The Judge has scheduled an initial case management conference for August 1, 2017. In a June 21, 2017, court order, the judge outlined the agenda for the conference and provided guidance for how the parties should prepare.

Judge Gets the Ball Rolling on Ethicon Physiomesh MDL

The plaintiffs involved in this consolidated litigation have similar claims about Ethicon’s Physiomesh, namely, that they were implanted with the device and then experienced serious injuries. These include complications like pain, bleeding, infections, mesh migration, nerve damage, recurring hernias, among others, many requiring at least one if not more revision surgeries.

There are currently about 70 cases pending in Georgia, with more expected to be filed in the coming months. At the first status conference, the parties are expected to suggest ways that the litigation can proceed in a just, speedy, and inexpensive manner. They have also been instructed to confer prior to the conference to seek consensus on agenda items, such as a proposed discovery plan and a suggested schedule for joinder of parties, amendment of pleadings, and consideration of any class action allegations, motions, and trial.

The judge also directed counsel to submit a written statement, by July 25, 2017, indicating their preliminary understanding of the facts involved in the litigation, and the critical factual and legal issues. All outstanding disclosure and discovery proceedings have been stayed until the status conference.

Ethicon Recalls Physiomesh in May 2016

The Ethicon Physiomesh is a small medical device used in the repair of ventral (abdominal) hernias. Doctors use the mesh to help “patch up” weakened and bulging tissues and to stabilize them for long-term repair. The mesh is supposed to help make the procedure easier and the hernia repair more stable, but reports have indicated that instead, it has caused a number of problems.

On May 25, 2016, Ethicon released an urgent field safety notice alerting hospitals, surgeons, and medical center personnel worldwide to stop using Physiomesh. The reason cited was that recurrence and reoperation rates after laparoscopic hernia repair using Physiomesh were “higher than the average rates of the comparator set of meshes among patients in these registries.”

Doctors noticed more recurrence rates than usual with this product, and more patients had to go through additional surgeries to fix the problems.

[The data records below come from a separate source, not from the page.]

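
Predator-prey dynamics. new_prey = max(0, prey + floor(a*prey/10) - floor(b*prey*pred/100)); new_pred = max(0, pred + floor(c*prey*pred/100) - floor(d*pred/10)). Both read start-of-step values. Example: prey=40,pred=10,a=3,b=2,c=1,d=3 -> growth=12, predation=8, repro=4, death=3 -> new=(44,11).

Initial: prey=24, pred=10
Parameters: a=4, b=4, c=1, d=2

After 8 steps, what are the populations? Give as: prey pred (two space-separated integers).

Step 1: prey: 24+9-9=24; pred: 10+2-2=10
Step 2: prey: 24+9-9=24; pred: 10+2-2=10
Step 3: prey: 24+9-9=24; pred: 10+2-2=10
Step 4: prey: 24+9-9=24; pred: 10+2-2=10
Step 5: prey: 24+9-9=24; pred: 10+2-2=10
Step 6: prey: 24+9-9=24; pred: 10+2-2=10
Step 7: prey: 24+9-9=24; pred: 10+2-2=10
Step 8: prey: 24+9-9=24; pred: 10+2-2=10

Answer: 24 10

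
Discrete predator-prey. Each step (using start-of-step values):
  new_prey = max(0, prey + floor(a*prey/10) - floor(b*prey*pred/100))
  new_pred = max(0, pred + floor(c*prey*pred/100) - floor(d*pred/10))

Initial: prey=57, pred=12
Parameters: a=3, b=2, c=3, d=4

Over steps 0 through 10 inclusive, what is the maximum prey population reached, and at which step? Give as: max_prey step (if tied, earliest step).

Step 1: prey: 57+17-13=61; pred: 12+20-4=28
Step 2: prey: 61+18-34=45; pred: 28+51-11=68
Step 3: prey: 45+13-61=0; pred: 68+91-27=132
Step 4: prey: 0+0-0=0; pred: 132+0-52=80
Step 5: prey: 0+0-0=0; pred: 80+0-32=48
Step 6: prey: 0+0-0=0; pred: 48+0-19=29
Step 7: prey: 0+0-0=0; pred: 29+0-11=18
Step 8: prey: 0+0-0=0; pred: 18+0-7=11
Step 9: prey: 0+0-0=0; pred: 11+0-4=7
Step 10: prey: 0+0-0=0; pred: 7+0-2=5
Max prey = 61 at step 1

Answer: 61 1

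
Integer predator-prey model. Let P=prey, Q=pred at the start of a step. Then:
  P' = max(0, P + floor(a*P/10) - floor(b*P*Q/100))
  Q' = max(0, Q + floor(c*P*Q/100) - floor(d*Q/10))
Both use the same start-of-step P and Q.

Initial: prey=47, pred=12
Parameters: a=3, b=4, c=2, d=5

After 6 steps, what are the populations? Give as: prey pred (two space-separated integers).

Answer: 2 5

Derivation:
Step 1: prey: 47+14-22=39; pred: 12+11-6=17
Step 2: prey: 39+11-26=24; pred: 17+13-8=22
Step 3: prey: 24+7-21=10; pred: 22+10-11=21
Step 4: prey: 10+3-8=5; pred: 21+4-10=15
Step 5: prey: 5+1-3=3; pred: 15+1-7=9
Step 6: prey: 3+0-1=2; pred: 9+0-4=5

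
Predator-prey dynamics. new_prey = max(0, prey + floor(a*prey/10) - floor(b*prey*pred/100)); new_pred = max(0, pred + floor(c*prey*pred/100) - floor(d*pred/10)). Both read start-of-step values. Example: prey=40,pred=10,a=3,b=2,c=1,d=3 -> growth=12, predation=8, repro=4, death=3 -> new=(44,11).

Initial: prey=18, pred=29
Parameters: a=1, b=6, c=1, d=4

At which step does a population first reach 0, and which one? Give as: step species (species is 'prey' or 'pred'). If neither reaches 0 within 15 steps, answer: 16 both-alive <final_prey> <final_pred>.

Step 1: prey: 18+1-31=0; pred: 29+5-11=23
First extinction: prey at step 1

Answer: 1 prey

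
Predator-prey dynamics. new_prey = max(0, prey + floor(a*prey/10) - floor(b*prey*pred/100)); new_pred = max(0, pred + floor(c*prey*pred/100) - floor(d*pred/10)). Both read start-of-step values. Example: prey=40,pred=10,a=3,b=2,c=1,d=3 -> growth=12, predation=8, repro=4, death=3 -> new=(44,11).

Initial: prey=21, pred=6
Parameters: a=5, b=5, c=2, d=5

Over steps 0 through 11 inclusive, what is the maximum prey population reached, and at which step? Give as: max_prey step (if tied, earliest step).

Answer: 54 5

Derivation:
Step 1: prey: 21+10-6=25; pred: 6+2-3=5
Step 2: prey: 25+12-6=31; pred: 5+2-2=5
Step 3: prey: 31+15-7=39; pred: 5+3-2=6
Step 4: prey: 39+19-11=47; pred: 6+4-3=7
Step 5: prey: 47+23-16=54; pred: 7+6-3=10
Step 6: prey: 54+27-27=54; pred: 10+10-5=15
Step 7: prey: 54+27-40=41; pred: 15+16-7=24
Step 8: prey: 41+20-49=12; pred: 24+19-12=31
Step 9: prey: 12+6-18=0; pred: 31+7-15=23
Step 10: prey: 0+0-0=0; pred: 23+0-11=12
Step 11: prey: 0+0-0=0; pred: 12+0-6=6
Max prey = 54 at step 5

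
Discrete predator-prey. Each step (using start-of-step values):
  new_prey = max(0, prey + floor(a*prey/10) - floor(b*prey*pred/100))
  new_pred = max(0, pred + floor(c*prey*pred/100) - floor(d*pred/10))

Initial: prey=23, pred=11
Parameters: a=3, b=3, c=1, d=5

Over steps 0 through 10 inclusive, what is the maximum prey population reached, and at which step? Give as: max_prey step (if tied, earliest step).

Answer: 120 10

Derivation:
Step 1: prey: 23+6-7=22; pred: 11+2-5=8
Step 2: prey: 22+6-5=23; pred: 8+1-4=5
Step 3: prey: 23+6-3=26; pred: 5+1-2=4
Step 4: prey: 26+7-3=30; pred: 4+1-2=3
Step 5: prey: 30+9-2=37; pred: 3+0-1=2
Step 6: prey: 37+11-2=46; pred: 2+0-1=1
Step 7: prey: 46+13-1=58; pred: 1+0-0=1
Step 8: prey: 58+17-1=74; pred: 1+0-0=1
Step 9: prey: 74+22-2=94; pred: 1+0-0=1
Step 10: prey: 94+28-2=120; pred: 1+0-0=1
Max prey = 120 at step 10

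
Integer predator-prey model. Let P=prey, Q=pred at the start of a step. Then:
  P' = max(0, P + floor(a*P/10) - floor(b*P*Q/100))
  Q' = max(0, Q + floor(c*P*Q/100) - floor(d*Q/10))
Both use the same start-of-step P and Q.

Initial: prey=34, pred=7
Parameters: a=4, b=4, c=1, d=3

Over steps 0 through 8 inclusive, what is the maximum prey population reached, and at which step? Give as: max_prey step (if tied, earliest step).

Answer: 54 5

Derivation:
Step 1: prey: 34+13-9=38; pred: 7+2-2=7
Step 2: prey: 38+15-10=43; pred: 7+2-2=7
Step 3: prey: 43+17-12=48; pred: 7+3-2=8
Step 4: prey: 48+19-15=52; pred: 8+3-2=9
Step 5: prey: 52+20-18=54; pred: 9+4-2=11
Step 6: prey: 54+21-23=52; pred: 11+5-3=13
Step 7: prey: 52+20-27=45; pred: 13+6-3=16
Step 8: prey: 45+18-28=35; pred: 16+7-4=19
Max prey = 54 at step 5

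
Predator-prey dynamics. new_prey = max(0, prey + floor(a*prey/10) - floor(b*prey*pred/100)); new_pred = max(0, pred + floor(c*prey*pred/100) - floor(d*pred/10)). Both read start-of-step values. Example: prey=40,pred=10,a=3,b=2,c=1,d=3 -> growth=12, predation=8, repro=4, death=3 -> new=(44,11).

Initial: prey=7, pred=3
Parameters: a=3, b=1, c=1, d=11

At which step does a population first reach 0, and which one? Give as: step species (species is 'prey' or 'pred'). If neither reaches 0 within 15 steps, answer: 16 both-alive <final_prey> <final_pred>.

Step 1: prey: 7+2-0=9; pred: 3+0-3=0
First extinction: pred at step 1

Answer: 1 pred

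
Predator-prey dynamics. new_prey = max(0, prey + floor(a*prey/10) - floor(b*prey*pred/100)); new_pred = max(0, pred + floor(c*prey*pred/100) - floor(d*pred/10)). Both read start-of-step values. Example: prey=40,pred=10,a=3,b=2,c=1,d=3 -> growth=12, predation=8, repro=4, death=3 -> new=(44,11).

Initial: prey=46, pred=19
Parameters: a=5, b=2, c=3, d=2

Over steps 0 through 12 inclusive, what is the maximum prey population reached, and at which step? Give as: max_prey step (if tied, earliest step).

Step 1: prey: 46+23-17=52; pred: 19+26-3=42
Step 2: prey: 52+26-43=35; pred: 42+65-8=99
Step 3: prey: 35+17-69=0; pred: 99+103-19=183
Step 4: prey: 0+0-0=0; pred: 183+0-36=147
Step 5: prey: 0+0-0=0; pred: 147+0-29=118
Step 6: prey: 0+0-0=0; pred: 118+0-23=95
Step 7: prey: 0+0-0=0; pred: 95+0-19=76
Step 8: prey: 0+0-0=0; pred: 76+0-15=61
Step 9: prey: 0+0-0=0; pred: 61+0-12=49
Step 10: prey: 0+0-0=0; pred: 49+0-9=40
Step 11: prey: 0+0-0=0; pred: 40+0-8=32
Step 12: prey: 0+0-0=0; pred: 32+0-6=26
Max prey = 52 at step 1

Answer: 52 1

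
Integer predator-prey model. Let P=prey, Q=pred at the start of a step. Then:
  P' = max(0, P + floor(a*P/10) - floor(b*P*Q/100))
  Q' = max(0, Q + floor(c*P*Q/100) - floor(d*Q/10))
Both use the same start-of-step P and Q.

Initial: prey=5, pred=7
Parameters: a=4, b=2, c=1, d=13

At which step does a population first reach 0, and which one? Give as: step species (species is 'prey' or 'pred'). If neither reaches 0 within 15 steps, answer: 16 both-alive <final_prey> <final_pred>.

Answer: 1 pred

Derivation:
Step 1: prey: 5+2-0=7; pred: 7+0-9=0
First extinction: pred at step 1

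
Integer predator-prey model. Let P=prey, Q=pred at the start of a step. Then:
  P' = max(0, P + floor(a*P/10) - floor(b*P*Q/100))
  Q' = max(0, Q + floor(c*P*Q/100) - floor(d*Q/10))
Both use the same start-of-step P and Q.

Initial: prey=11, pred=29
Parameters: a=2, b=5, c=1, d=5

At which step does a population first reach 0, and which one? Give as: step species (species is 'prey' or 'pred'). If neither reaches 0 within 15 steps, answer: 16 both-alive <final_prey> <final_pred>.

Answer: 1 prey

Derivation:
Step 1: prey: 11+2-15=0; pred: 29+3-14=18
First extinction: prey at step 1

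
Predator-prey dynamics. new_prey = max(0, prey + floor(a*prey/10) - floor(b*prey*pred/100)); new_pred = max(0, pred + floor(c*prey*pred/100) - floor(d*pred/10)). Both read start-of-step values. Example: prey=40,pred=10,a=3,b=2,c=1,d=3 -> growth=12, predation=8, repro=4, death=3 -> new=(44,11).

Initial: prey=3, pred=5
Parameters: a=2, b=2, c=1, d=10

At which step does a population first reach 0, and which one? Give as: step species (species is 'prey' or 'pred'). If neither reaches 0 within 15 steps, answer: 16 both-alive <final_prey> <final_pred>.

Answer: 1 pred

Derivation:
Step 1: prey: 3+0-0=3; pred: 5+0-5=0
First extinction: pred at step 1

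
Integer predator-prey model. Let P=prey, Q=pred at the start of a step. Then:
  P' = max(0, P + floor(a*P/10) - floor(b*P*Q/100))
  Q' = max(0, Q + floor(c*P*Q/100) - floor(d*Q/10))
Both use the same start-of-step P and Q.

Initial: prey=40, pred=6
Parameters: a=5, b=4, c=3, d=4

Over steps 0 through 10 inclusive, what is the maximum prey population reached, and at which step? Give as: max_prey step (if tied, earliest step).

Answer: 54 2

Derivation:
Step 1: prey: 40+20-9=51; pred: 6+7-2=11
Step 2: prey: 51+25-22=54; pred: 11+16-4=23
Step 3: prey: 54+27-49=32; pred: 23+37-9=51
Step 4: prey: 32+16-65=0; pred: 51+48-20=79
Step 5: prey: 0+0-0=0; pred: 79+0-31=48
Step 6: prey: 0+0-0=0; pred: 48+0-19=29
Step 7: prey: 0+0-0=0; pred: 29+0-11=18
Step 8: prey: 0+0-0=0; pred: 18+0-7=11
Step 9: prey: 0+0-0=0; pred: 11+0-4=7
Step 10: prey: 0+0-0=0; pred: 7+0-2=5
Max prey = 54 at step 2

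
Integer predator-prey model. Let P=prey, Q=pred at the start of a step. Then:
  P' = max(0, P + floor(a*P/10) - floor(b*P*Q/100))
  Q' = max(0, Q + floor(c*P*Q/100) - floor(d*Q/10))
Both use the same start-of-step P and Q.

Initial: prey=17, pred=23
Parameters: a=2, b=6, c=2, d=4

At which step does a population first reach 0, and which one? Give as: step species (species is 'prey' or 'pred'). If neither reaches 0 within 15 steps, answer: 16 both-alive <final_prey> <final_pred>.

Step 1: prey: 17+3-23=0; pred: 23+7-9=21
First extinction: prey at step 1

Answer: 1 prey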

Ethicon released the product on the market in 2010. It advertised the product as being of superior design, with materials that were supposed to help reduce risk of inflammation and infection and increase incorporation into the body’s own tissues. Plaintiffs have stated in their complaints, however, that the mesh promotes infection and inflammation, as well as pockets of fluid, and leads to improper healing, scar formation, and abscess formation.

Several studies have supported plaintiffs’ claims. In a 2016 study, for example, researchers compared two different types of mesh used for hernia repair: Physiomesh and Ventralight ST mesh. They found that Physiomesh resulted in more recurrences of the hernias than the other mesh, and that it caused a significantly higher pain rate after three months.